Research Development (RD)

Job Profile

Computer Science 2

Worker Type

Regular

Time Type

Full timeThe expected hiring range for this position is $94,486.00 - $147,398.94.

Please note that the pay range information is a general guideline only. The pay offered to a selected candidate will be determined based on factors such as, but not limited to, the scope and responsibilities of the position, the qualifications of the selected candidate, business considerations, internal equity, and external market pay for comparable jobs. Additionally, comprehensive benefits are part of the total rewards package.

Click here to view Argonne employee benefits!

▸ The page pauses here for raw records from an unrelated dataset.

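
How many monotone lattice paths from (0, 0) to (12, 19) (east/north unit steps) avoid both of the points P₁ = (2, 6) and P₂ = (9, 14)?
Number of paths = 73414117

Inclusion–exclusion. Total paths: C(31, 12) = 141120525. Through P₁: C(8, 2)·C(23, 10) = 32033848. Through P₂: C(23, 9)·C(8, 3) = 45762640. Since P₁ is strictly southwest of P₂, a monotone path through both must visit P₁ then P₂; paths through both = C(8, 2)·C(15, 7)·C(8, 3) = 10090080. Avoid both = 141120525 − 32033848 − 45762640 + 10090080 = 73414117.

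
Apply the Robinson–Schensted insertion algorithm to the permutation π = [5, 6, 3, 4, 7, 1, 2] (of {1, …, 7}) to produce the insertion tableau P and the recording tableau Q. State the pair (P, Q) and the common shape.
P = [1, 2, 7] / [3, 4] / [5, 6];  Q = [1, 2, 5] / [3, 4] / [6, 7];  common shape = (3, 2, 2)

Row-insert the values π_1, π_2, … into P one at a time, bumping the leftmost entry strictly greater than the inserted value down to the next row. The recording tableau Q records, in position (i, j), the step at which that cell was added to P.
  Insert 5 (step 1): P = [5];  Q = [1]
  Insert 6 (step 2): P = [5, 6];  Q = [1, 2]
  Insert 3 (step 3): P = [3, 6] / [5];  Q = [1, 2] / [3]
  Insert 4 (step 4): P = [3, 4] / [5, 6];  Q = [1, 2] / [3, 4]
  Insert 7 (step 5): P = [3, 4, 7] / [5, 6];  Q = [1, 2, 5] / [3, 4]
  Insert 1 (step 6): P = [1, 4, 7] / [3, 6] / [5];  Q = [1, 2, 5] / [3, 4] / [6]
  Insert 2 (step 7): P = [1, 2, 7] / [3, 4] / [5, 6];  Q = [1, 2, 5] / [3, 4] / [6, 7]
Final shape: (3, 2, 2).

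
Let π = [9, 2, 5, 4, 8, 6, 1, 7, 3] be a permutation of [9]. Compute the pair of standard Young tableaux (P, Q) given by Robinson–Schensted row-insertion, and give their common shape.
P = [1, 3, 6, 7] / [2, 4] / [5, 8] / [9];  Q = [1, 3, 5, 8] / [2, 6] / [4, 9] / [7];  common shape = (4, 2, 2, 1)

Row-insert the values π_1, π_2, … into P one at a time, bumping the leftmost entry strictly greater than the inserted value down to the next row. The recording tableau Q records, in position (i, j), the step at which that cell was added to P.
  Insert 9 (step 1): P = [9];  Q = [1]
  Insert 2 (step 2): P = [2] / [9];  Q = [1] / [2]
  Insert 5 (step 3): P = [2, 5] / [9];  Q = [1, 3] / [2]
  Insert 4 (step 4): P = [2, 4] / [5] / [9];  Q = [1, 3] / [2] / [4]
  Insert 8 (step 5): P = [2, 4, 8] / [5] / [9];  Q = [1, 3, 5] / [2] / [4]
  Insert 6 (step 6): P = [2, 4, 6] / [5, 8] / [9];  Q = [1, 3, 5] / [2, 6] / [4]
  Insert 1 (step 7): P = [1, 4, 6] / [2, 8] / [5] / [9];  Q = [1, 3, 5] / [2, 6] / [4] / [7]
  Insert 7 (step 8): P = [1, 4, 6, 7] / [2, 8] / [5] / [9];  Q = [1, 3, 5, 8] / [2, 6] / [4] / [7]
  Insert 3 (step 9): P = [1, 3, 6, 7] / [2, 4] / [5, 8] / [9];  Q = [1, 3, 5, 8] / [2, 6] / [4, 9] / [7]
Final shape: (4, 2, 2, 1).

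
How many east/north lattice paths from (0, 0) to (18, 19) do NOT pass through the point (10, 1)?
Number of paths = 17655446875

Total paths from (0, 0) to (18, 19): C(37, 18) = 17672631900. Paths through (10, 1): (paths (0, 0) → (10, 1)) × (paths (10, 1) → (18, 19)) = C(11, 10) · C(26, 8) = 11 · 1562275 = 17185025. Avoidance count = 17672631900 − 17185025 = 17655446875.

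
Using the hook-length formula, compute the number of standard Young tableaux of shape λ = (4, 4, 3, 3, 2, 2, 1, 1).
# SYT of shape (4, 4, 3, 3, 2, 2, 1, 1) = 55099278

Hook-length formula: f^λ = n! / Π hook(c), product over all cells c of the Young diagram. For λ = (4, 4, 3, 3, 2, 2, 1, 1), n = 20 boxes. Hook lengths by row (left-to-right, top-to-bottom): [11, 8, 5, 2]; [10, 7, 4, 1]; [8, 5, 2]; [7, 4, 1]; [5, 2]; [4, 1]; [2]; [1]. Product of hooks = 44154880000. So f^λ = 20! / 44154880000 = 2432902008176640000 / 44154880000 = 55099278.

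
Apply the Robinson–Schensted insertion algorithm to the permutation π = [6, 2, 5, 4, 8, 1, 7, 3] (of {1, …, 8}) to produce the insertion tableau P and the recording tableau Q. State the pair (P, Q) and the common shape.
P = [1, 3, 7] / [2, 4] / [5, 8] / [6];  Q = [1, 3, 5] / [2, 7] / [4, 8] / [6];  common shape = (3, 2, 2, 1)

Row-insert the values π_1, π_2, … into P one at a time, bumping the leftmost entry strictly greater than the inserted value down to the next row. The recording tableau Q records, in position (i, j), the step at which that cell was added to P.
  Insert 6 (step 1): P = [6];  Q = [1]
  Insert 2 (step 2): P = [2] / [6];  Q = [1] / [2]
  Insert 5 (step 3): P = [2, 5] / [6];  Q = [1, 3] / [2]
  Insert 4 (step 4): P = [2, 4] / [5] / [6];  Q = [1, 3] / [2] / [4]
  Insert 8 (step 5): P = [2, 4, 8] / [5] / [6];  Q = [1, 3, 5] / [2] / [4]
  Insert 1 (step 6): P = [1, 4, 8] / [2] / [5] / [6];  Q = [1, 3, 5] / [2] / [4] / [6]
  Insert 7 (step 7): P = [1, 4, 7] / [2, 8] / [5] / [6];  Q = [1, 3, 5] / [2, 7] / [4] / [6]
  Insert 3 (step 8): P = [1, 3, 7] / [2, 4] / [5, 8] / [6];  Q = [1, 3, 5] / [2, 7] / [4, 8] / [6]
Final shape: (3, 2, 2, 1).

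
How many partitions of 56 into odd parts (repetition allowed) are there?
p_odd(56) = 7108

Enumerate partitions using only odd parts via the recurrence o(n, m) = o(n, m−2) + o(n−m, m) over odd m, starting from the largest odd part ≤ n. This gives p_odd(56) = 7108. (Euler's theorem: equals the count of distinct-part partitions.)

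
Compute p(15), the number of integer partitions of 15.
p(15) = 176

Compute p(n) via the recurrence p(n, m) = p(n, m−1) + p(n−m, m), where p(n, m) counts partitions of n with all parts ≤ m and p(n) = p(n, n). The base cases are p(0, m) = 1 and p(n, 0) = 0 for n > 0. Filling the table yields p(15) = 176. (Euler's pentagonal recurrence is an alternative.)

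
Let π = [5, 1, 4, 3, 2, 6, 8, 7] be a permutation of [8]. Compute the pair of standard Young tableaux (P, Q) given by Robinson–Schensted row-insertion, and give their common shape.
P = [1, 2, 6, 7] / [3, 8] / [4] / [5];  Q = [1, 3, 6, 7] / [2, 8] / [4] / [5];  common shape = (4, 2, 1, 1)

Row-insert the values π_1, π_2, … into P one at a time, bumping the leftmost entry strictly greater than the inserted value down to the next row. The recording tableau Q records, in position (i, j), the step at which that cell was added to P.
  Insert 5 (step 1): P = [5];  Q = [1]
  Insert 1 (step 2): P = [1] / [5];  Q = [1] / [2]
  Insert 4 (step 3): P = [1, 4] / [5];  Q = [1, 3] / [2]
  Insert 3 (step 4): P = [1, 3] / [4] / [5];  Q = [1, 3] / [2] / [4]
  Insert 2 (step 5): P = [1, 2] / [3] / [4] / [5];  Q = [1, 3] / [2] / [4] / [5]
  Insert 6 (step 6): P = [1, 2, 6] / [3] / [4] / [5];  Q = [1, 3, 6] / [2] / [4] / [5]
  Insert 8 (step 7): P = [1, 2, 6, 8] / [3] / [4] / [5];  Q = [1, 3, 6, 7] / [2] / [4] / [5]
  Insert 7 (step 8): P = [1, 2, 6, 7] / [3, 8] / [4] / [5];  Q = [1, 3, 6, 7] / [2, 8] / [4] / [5]
Final shape: (4, 2, 1, 1).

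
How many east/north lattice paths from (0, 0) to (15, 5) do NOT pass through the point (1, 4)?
Number of paths = 15429

Total paths from (0, 0) to (15, 5): C(20, 15) = 15504. Paths through (1, 4): (paths (0, 0) → (1, 4)) × (paths (1, 4) → (15, 5)) = C(5, 1) · C(15, 14) = 5 · 15 = 75. Avoidance count = 15504 − 75 = 15429.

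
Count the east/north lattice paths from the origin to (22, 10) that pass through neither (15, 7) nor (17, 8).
Number of paths = 32078157

Inclusion–exclusion. Total paths: C(32, 22) = 64512240. Through P₁: C(22, 15)·C(10, 7) = 20465280. Through P₂: C(25, 17)·C(7, 5) = 22713075. Since P₁ is strictly southwest of P₂, a monotone path through both must visit P₁ then P₂; paths through both = C(22, 15)·C(3, 2)·C(7, 5) = 10744272. Avoid both = 64512240 − 20465280 − 22713075 + 10744272 = 32078157.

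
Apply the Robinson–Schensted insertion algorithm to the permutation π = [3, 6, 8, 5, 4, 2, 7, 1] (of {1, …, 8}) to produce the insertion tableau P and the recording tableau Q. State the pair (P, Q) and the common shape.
P = [1, 4, 7] / [2, 8] / [3] / [5] / [6];  Q = [1, 2, 3] / [4, 7] / [5] / [6] / [8];  common shape = (3, 2, 1, 1, 1)

Row-insert the values π_1, π_2, … into P one at a time, bumping the leftmost entry strictly greater than the inserted value down to the next row. The recording tableau Q records, in position (i, j), the step at which that cell was added to P.
  Insert 3 (step 1): P = [3];  Q = [1]
  Insert 6 (step 2): P = [3, 6];  Q = [1, 2]
  Insert 8 (step 3): P = [3, 6, 8];  Q = [1, 2, 3]
  Insert 5 (step 4): P = [3, 5, 8] / [6];  Q = [1, 2, 3] / [4]
  Insert 4 (step 5): P = [3, 4, 8] / [5] / [6];  Q = [1, 2, 3] / [4] / [5]
  Insert 2 (step 6): P = [2, 4, 8] / [3] / [5] / [6];  Q = [1, 2, 3] / [4] / [5] / [6]
  Insert 7 (step 7): P = [2, 4, 7] / [3, 8] / [5] / [6];  Q = [1, 2, 3] / [4, 7] / [5] / [6]
  Insert 1 (step 8): P = [1, 4, 7] / [2, 8] / [3] / [5] / [6];  Q = [1, 2, 3] / [4, 7] / [5] / [6] / [8]
Final shape: (3, 2, 1, 1, 1).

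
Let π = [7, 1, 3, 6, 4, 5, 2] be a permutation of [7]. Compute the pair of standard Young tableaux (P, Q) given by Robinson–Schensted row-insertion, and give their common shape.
P = [1, 2, 4, 5] / [3] / [6] / [7];  Q = [1, 3, 4, 6] / [2] / [5] / [7];  common shape = (4, 1, 1, 1)

Row-insert the values π_1, π_2, … into P one at a time, bumping the leftmost entry strictly greater than the inserted value down to the next row. The recording tableau Q records, in position (i, j), the step at which that cell was added to P.
  Insert 7 (step 1): P = [7];  Q = [1]
  Insert 1 (step 2): P = [1] / [7];  Q = [1] / [2]
  Insert 3 (step 3): P = [1, 3] / [7];  Q = [1, 3] / [2]
  Insert 6 (step 4): P = [1, 3, 6] / [7];  Q = [1, 3, 4] / [2]
  Insert 4 (step 5): P = [1, 3, 4] / [6] / [7];  Q = [1, 3, 4] / [2] / [5]
  Insert 5 (step 6): P = [1, 3, 4, 5] / [6] / [7];  Q = [1, 3, 4, 6] / [2] / [5]
  Insert 2 (step 7): P = [1, 2, 4, 5] / [3] / [6] / [7];  Q = [1, 3, 4, 6] / [2] / [5] / [7]
Final shape: (4, 1, 1, 1).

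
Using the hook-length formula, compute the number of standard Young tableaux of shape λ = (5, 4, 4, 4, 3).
# SYT of shape (5, 4, 4, 4, 3) = 17736576

Hook-length formula: f^λ = n! / Π hook(c), product over all cells c of the Young diagram. For λ = (5, 4, 4, 4, 3), n = 20 boxes. Hook lengths by row (left-to-right, top-to-bottom): [9, 8, 7, 5, 1]; [7, 6, 5, 3]; [6, 5, 4, 2]; [5, 4, 3, 1]; [3, 2, 1]. Product of hooks = 137168640000. So f^λ = 20! / 137168640000 = 2432902008176640000 / 137168640000 = 17736576.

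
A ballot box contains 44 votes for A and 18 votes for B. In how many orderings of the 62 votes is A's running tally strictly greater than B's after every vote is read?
Strict-lead orderings = 775421189886525

Total orderings of the 62 votes with 44 for A: C(62, 44) = 1849081298960175. By the Bertrand ballot formula (Cycle Lemma / reflection principle), the number of orderings in which A is strictly ahead of B throughout is (p − q)/(p + q) · C(p + q, p) = (44 − 18)/(44 + 18) · 1849081298960175 = 775421189886525.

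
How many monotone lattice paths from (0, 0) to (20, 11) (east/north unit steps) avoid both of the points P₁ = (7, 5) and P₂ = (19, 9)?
Number of paths = 46787391

Inclusion–exclusion. Total paths: C(31, 20) = 84672315. Through P₁: C(12, 7)·C(19, 13) = 21488544. Through P₂: C(28, 19)·C(3, 1) = 20720700. Since P₁ is strictly southwest of P₂, a monotone path through both must visit P₁ then P₂; paths through both = C(12, 7)·C(16, 12)·C(3, 1) = 4324320. Avoid both = 84672315 − 21488544 − 20720700 + 4324320 = 46787391.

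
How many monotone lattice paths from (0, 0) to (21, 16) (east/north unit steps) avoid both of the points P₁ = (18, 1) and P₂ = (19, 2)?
Number of paths = 12875738526

Inclusion–exclusion. Total paths: C(37, 21) = 12875774670. Through P₁: C(19, 18)·C(18, 3) = 15504. Through P₂: C(21, 19)·C(16, 2) = 25200. Since P₁ is strictly southwest of P₂, a monotone path through both must visit P₁ then P₂; paths through both = C(19, 18)·C(2, 1)·C(16, 2) = 4560. Avoid both = 12875774670 − 15504 − 25200 + 4560 = 12875738526.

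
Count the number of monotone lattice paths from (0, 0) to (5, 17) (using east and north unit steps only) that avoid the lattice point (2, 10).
Number of paths = 18414

Total paths from (0, 0) to (5, 17): C(22, 5) = 26334. Paths through (2, 10): (paths (0, 0) → (2, 10)) × (paths (2, 10) → (5, 17)) = C(12, 2) · C(10, 3) = 66 · 120 = 7920. Avoidance count = 26334 − 7920 = 18414.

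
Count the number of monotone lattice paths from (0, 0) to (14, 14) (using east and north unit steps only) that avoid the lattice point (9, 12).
Number of paths = 33944070

Total paths from (0, 0) to (14, 14): C(28, 14) = 40116600. Paths through (9, 12): (paths (0, 0) → (9, 12)) × (paths (9, 12) → (14, 14)) = C(21, 9) · C(7, 5) = 293930 · 21 = 6172530. Avoidance count = 40116600 − 6172530 = 33944070.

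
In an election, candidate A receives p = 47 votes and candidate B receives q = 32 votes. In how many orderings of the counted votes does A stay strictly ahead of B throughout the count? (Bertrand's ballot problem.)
Strict-lead orderings = 2496103593217027343550

Total orderings of the 79 votes with 47 for A: C(79, 47) = 13146145590943010676030. By the Bertrand ballot formula (Cycle Lemma / reflection principle), the number of orderings in which A is strictly ahead of B throughout is (p − q)/(p + q) · C(p + q, p) = (47 − 32)/(47 + 32) · 13146145590943010676030 = 2496103593217027343550.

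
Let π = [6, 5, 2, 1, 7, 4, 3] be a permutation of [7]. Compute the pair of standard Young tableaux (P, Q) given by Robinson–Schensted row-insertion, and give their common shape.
P = [1, 3] / [2, 4] / [5, 7] / [6];  Q = [1, 5] / [2, 6] / [3, 7] / [4];  common shape = (2, 2, 2, 1)

Row-insert the values π_1, π_2, … into P one at a time, bumping the leftmost entry strictly greater than the inserted value down to the next row. The recording tableau Q records, in position (i, j), the step at which that cell was added to P.
  Insert 6 (step 1): P = [6];  Q = [1]
  Insert 5 (step 2): P = [5] / [6];  Q = [1] / [2]
  Insert 2 (step 3): P = [2] / [5] / [6];  Q = [1] / [2] / [3]
  Insert 1 (step 4): P = [1] / [2] / [5] / [6];  Q = [1] / [2] / [3] / [4]
  Insert 7 (step 5): P = [1, 7] / [2] / [5] / [6];  Q = [1, 5] / [2] / [3] / [4]
  Insert 4 (step 6): P = [1, 4] / [2, 7] / [5] / [6];  Q = [1, 5] / [2, 6] / [3] / [4]
  Insert 3 (step 7): P = [1, 3] / [2, 4] / [5, 7] / [6];  Q = [1, 5] / [2, 6] / [3, 7] / [4]
Final shape: (2, 2, 2, 1).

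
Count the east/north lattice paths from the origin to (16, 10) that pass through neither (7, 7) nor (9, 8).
Number of paths = 4052191

Inclusion–exclusion. Total paths: C(26, 16) = 5311735. Through P₁: C(14, 7)·C(12, 9) = 755040. Through P₂: C(17, 9)·C(9, 7) = 875160. Since P₁ is strictly southwest of P₂, a monotone path through both must visit P₁ then P₂; paths through both = C(14, 7)·C(3, 2)·C(9, 7) = 370656. Avoid both = 5311735 − 755040 − 875160 + 370656 = 4052191.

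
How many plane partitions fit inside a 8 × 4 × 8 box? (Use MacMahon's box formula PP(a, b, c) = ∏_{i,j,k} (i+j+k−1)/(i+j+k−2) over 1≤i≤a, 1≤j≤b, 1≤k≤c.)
PP(8, 4, 8) = 15484613937936

Evaluate the triple product over i = 1..8, j = 1..4, k = 1..8. The factors are (2/1) · (3/2) · (4/3) · (5/4) · (6/5) · (7/6) · (8/7) · (9/8) · … (256 factors total). The numerators and denominators telescope so the product is an integer; carrying out the multiplication exactly gives PP(8, 4, 8) = 15484613937936.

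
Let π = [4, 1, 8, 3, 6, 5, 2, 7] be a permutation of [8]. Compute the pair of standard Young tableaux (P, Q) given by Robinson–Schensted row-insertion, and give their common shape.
P = [1, 2, 5, 7] / [3, 6] / [4] / [8];  Q = [1, 3, 5, 8] / [2, 4] / [6] / [7];  common shape = (4, 2, 1, 1)

Row-insert the values π_1, π_2, … into P one at a time, bumping the leftmost entry strictly greater than the inserted value down to the next row. The recording tableau Q records, in position (i, j), the step at which that cell was added to P.
  Insert 4 (step 1): P = [4];  Q = [1]
  Insert 1 (step 2): P = [1] / [4];  Q = [1] / [2]
  Insert 8 (step 3): P = [1, 8] / [4];  Q = [1, 3] / [2]
  Insert 3 (step 4): P = [1, 3] / [4, 8];  Q = [1, 3] / [2, 4]
  Insert 6 (step 5): P = [1, 3, 6] / [4, 8];  Q = [1, 3, 5] / [2, 4]
  Insert 5 (step 6): P = [1, 3, 5] / [4, 6] / [8];  Q = [1, 3, 5] / [2, 4] / [6]
  Insert 2 (step 7): P = [1, 2, 5] / [3, 6] / [4] / [8];  Q = [1, 3, 5] / [2, 4] / [6] / [7]
  Insert 7 (step 8): P = [1, 2, 5, 7] / [3, 6] / [4] / [8];  Q = [1, 3, 5, 8] / [2, 4] / [6] / [7]
Final shape: (4, 2, 1, 1).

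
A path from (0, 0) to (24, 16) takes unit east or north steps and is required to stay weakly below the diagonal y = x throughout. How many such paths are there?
Number of paths = 22626756594

By the reflection principle (André's argument), the number of monotone paths to (24, 16) with n ≤ m that never go above y = x is C(40, 24) − C(40, 25) = 62852101650 − 40225345056 = 22626756594.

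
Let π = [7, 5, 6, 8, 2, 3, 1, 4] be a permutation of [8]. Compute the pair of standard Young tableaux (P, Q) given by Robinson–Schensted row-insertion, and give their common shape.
P = [1, 3, 4] / [2, 6, 8] / [5] / [7];  Q = [1, 3, 4] / [2, 6, 8] / [5] / [7];  common shape = (3, 3, 1, 1)

Row-insert the values π_1, π_2, … into P one at a time, bumping the leftmost entry strictly greater than the inserted value down to the next row. The recording tableau Q records, in position (i, j), the step at which that cell was added to P.
  Insert 7 (step 1): P = [7];  Q = [1]
  Insert 5 (step 2): P = [5] / [7];  Q = [1] / [2]
  Insert 6 (step 3): P = [5, 6] / [7];  Q = [1, 3] / [2]
  Insert 8 (step 4): P = [5, 6, 8] / [7];  Q = [1, 3, 4] / [2]
  Insert 2 (step 5): P = [2, 6, 8] / [5] / [7];  Q = [1, 3, 4] / [2] / [5]
  Insert 3 (step 6): P = [2, 3, 8] / [5, 6] / [7];  Q = [1, 3, 4] / [2, 6] / [5]
  Insert 1 (step 7): P = [1, 3, 8] / [2, 6] / [5] / [7];  Q = [1, 3, 4] / [2, 6] / [5] / [7]
  Insert 4 (step 8): P = [1, 3, 4] / [2, 6, 8] / [5] / [7];  Q = [1, 3, 4] / [2, 6, 8] / [5] / [7]
Final shape: (3, 3, 1, 1).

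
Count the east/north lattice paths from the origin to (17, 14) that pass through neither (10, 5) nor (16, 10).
Number of paths = 211206460

Inclusion–exclusion. Total paths: C(31, 17) = 265182525. Through P₁: C(15, 10)·C(16, 7) = 34354320. Through P₂: C(26, 16)·C(5, 1) = 26558675. Since P₁ is strictly southwest of P₂, a monotone path through both must visit P₁ then P₂; paths through both = C(15, 10)·C(11, 6)·C(5, 1) = 6936930. Avoid both = 265182525 − 34354320 − 26558675 + 6936930 = 211206460.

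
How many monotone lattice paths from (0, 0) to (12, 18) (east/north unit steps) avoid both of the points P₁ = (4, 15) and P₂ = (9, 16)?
Number of paths = 65656495

Inclusion–exclusion. Total paths: C(30, 12) = 86493225. Through P₁: C(19, 4)·C(11, 8) = 639540. Through P₂: C(25, 9)·C(5, 3) = 20429750. Since P₁ is strictly southwest of P₂, a monotone path through both must visit P₁ then P₂; paths through both = C(19, 4)·C(6, 5)·C(5, 3) = 232560. Avoid both = 86493225 − 639540 − 20429750 + 232560 = 65656495.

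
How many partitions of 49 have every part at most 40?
p(49, parts ≤ 40) = 173458

Use the recurrence p(n, m) = p(n, m−1) + p(n−m, m): either the largest part is < m (count p(n, m−1)) or the largest part is exactly m (remove one copy of m, count p(n−m, m)). With p(0, ·) = 1 this gives p(49, parts ≤ 40) = 173458. (By conjugating Young diagrams, this also counts partitions of 49 into at most 40 parts.)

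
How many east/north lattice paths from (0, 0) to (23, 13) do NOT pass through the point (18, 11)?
Number of paths = 1584246510

Total paths from (0, 0) to (23, 13): C(36, 23) = 2310789600. Paths through (18, 11): (paths (0, 0) → (18, 11)) × (paths (18, 11) → (23, 13)) = C(29, 18) · C(7, 5) = 34597290 · 21 = 726543090. Avoidance count = 2310789600 − 726543090 = 1584246510.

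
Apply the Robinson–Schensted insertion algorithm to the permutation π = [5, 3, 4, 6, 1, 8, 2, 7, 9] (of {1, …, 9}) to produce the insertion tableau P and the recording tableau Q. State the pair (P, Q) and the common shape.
P = [1, 2, 6, 7, 9] / [3, 4, 8] / [5];  Q = [1, 3, 4, 6, 9] / [2, 7, 8] / [5];  common shape = (5, 3, 1)

Row-insert the values π_1, π_2, … into P one at a time, bumping the leftmost entry strictly greater than the inserted value down to the next row. The recording tableau Q records, in position (i, j), the step at which that cell was added to P.
  Insert 5 (step 1): P = [5];  Q = [1]
  Insert 3 (step 2): P = [3] / [5];  Q = [1] / [2]
  Insert 4 (step 3): P = [3, 4] / [5];  Q = [1, 3] / [2]
  Insert 6 (step 4): P = [3, 4, 6] / [5];  Q = [1, 3, 4] / [2]
  Insert 1 (step 5): P = [1, 4, 6] / [3] / [5];  Q = [1, 3, 4] / [2] / [5]
  Insert 8 (step 6): P = [1, 4, 6, 8] / [3] / [5];  Q = [1, 3, 4, 6] / [2] / [5]
  Insert 2 (step 7): P = [1, 2, 6, 8] / [3, 4] / [5];  Q = [1, 3, 4, 6] / [2, 7] / [5]
  Insert 7 (step 8): P = [1, 2, 6, 7] / [3, 4, 8] / [5];  Q = [1, 3, 4, 6] / [2, 7, 8] / [5]
  Insert 9 (step 9): P = [1, 2, 6, 7, 9] / [3, 4, 8] / [5];  Q = [1, 3, 4, 6, 9] / [2, 7, 8] / [5]
Final shape: (5, 3, 1).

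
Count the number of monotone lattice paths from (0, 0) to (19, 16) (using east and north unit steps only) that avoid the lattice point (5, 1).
Number of paths = 3594576390

Total paths from (0, 0) to (19, 16): C(35, 19) = 4059928950. Paths through (5, 1): (paths (0, 0) → (5, 1)) × (paths (5, 1) → (19, 16)) = C(6, 5) · C(29, 14) = 6 · 77558760 = 465352560. Avoidance count = 4059928950 − 465352560 = 3594576390.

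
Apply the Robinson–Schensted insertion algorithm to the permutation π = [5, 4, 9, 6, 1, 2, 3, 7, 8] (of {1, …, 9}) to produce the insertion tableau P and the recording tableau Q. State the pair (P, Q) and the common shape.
P = [1, 2, 3, 7, 8] / [4, 6] / [5, 9];  Q = [1, 3, 7, 8, 9] / [2, 4] / [5, 6];  common shape = (5, 2, 2)

Row-insert the values π_1, π_2, … into P one at a time, bumping the leftmost entry strictly greater than the inserted value down to the next row. The recording tableau Q records, in position (i, j), the step at which that cell was added to P.
  Insert 5 (step 1): P = [5];  Q = [1]
  Insert 4 (step 2): P = [4] / [5];  Q = [1] / [2]
  Insert 9 (step 3): P = [4, 9] / [5];  Q = [1, 3] / [2]
  Insert 6 (step 4): P = [4, 6] / [5, 9];  Q = [1, 3] / [2, 4]
  Insert 1 (step 5): P = [1, 6] / [4, 9] / [5];  Q = [1, 3] / [2, 4] / [5]
  Insert 2 (step 6): P = [1, 2] / [4, 6] / [5, 9];  Q = [1, 3] / [2, 4] / [5, 6]
  Insert 3 (step 7): P = [1, 2, 3] / [4, 6] / [5, 9];  Q = [1, 3, 7] / [2, 4] / [5, 6]
  Insert 7 (step 8): P = [1, 2, 3, 7] / [4, 6] / [5, 9];  Q = [1, 3, 7, 8] / [2, 4] / [5, 6]
  Insert 8 (step 9): P = [1, 2, 3, 7, 8] / [4, 6] / [5, 9];  Q = [1, 3, 7, 8, 9] / [2, 4] / [5, 6]
Final shape: (5, 2, 2).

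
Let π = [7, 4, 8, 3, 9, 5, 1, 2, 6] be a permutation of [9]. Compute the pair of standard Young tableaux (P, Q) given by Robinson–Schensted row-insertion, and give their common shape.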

As an equal employment opportunity employer, and in accordance with our core values of impact, safety, respect, integrity and teamwork, Argonne National Laboratory is committed to a safe and welcoming workplace that fosters collaborative scientific discovery and innovation. Argonne encourages everyone to apply for employment. Argonne is committed to nondiscrimination and considers all qualified applicants for employment without regard to any characteristic protected by law.

Argonne employees, and certain guest researchers and contractors, are subject to particular restrictions related to participation in Foreign Government Sponsored or Affiliated Activities, as defined and detailed in United States Department of Energy Order 486.1A. You will be asked to disclose any such participation in the application phase for review by Argonne's Legal Department.

All Argonne offers of employment are contingent upon a background check that includes an assessment of criminal conviction history conducted on an individualized and case-by-case basis. Please be advised that Argonne positions require upon hire (or may require in the future) for the individual be to obtain a government access authorization that involves additional background check requirements. Failure to obtain or maintain such government access authorization could result in the withdrawal of a job offer or future termination of employment.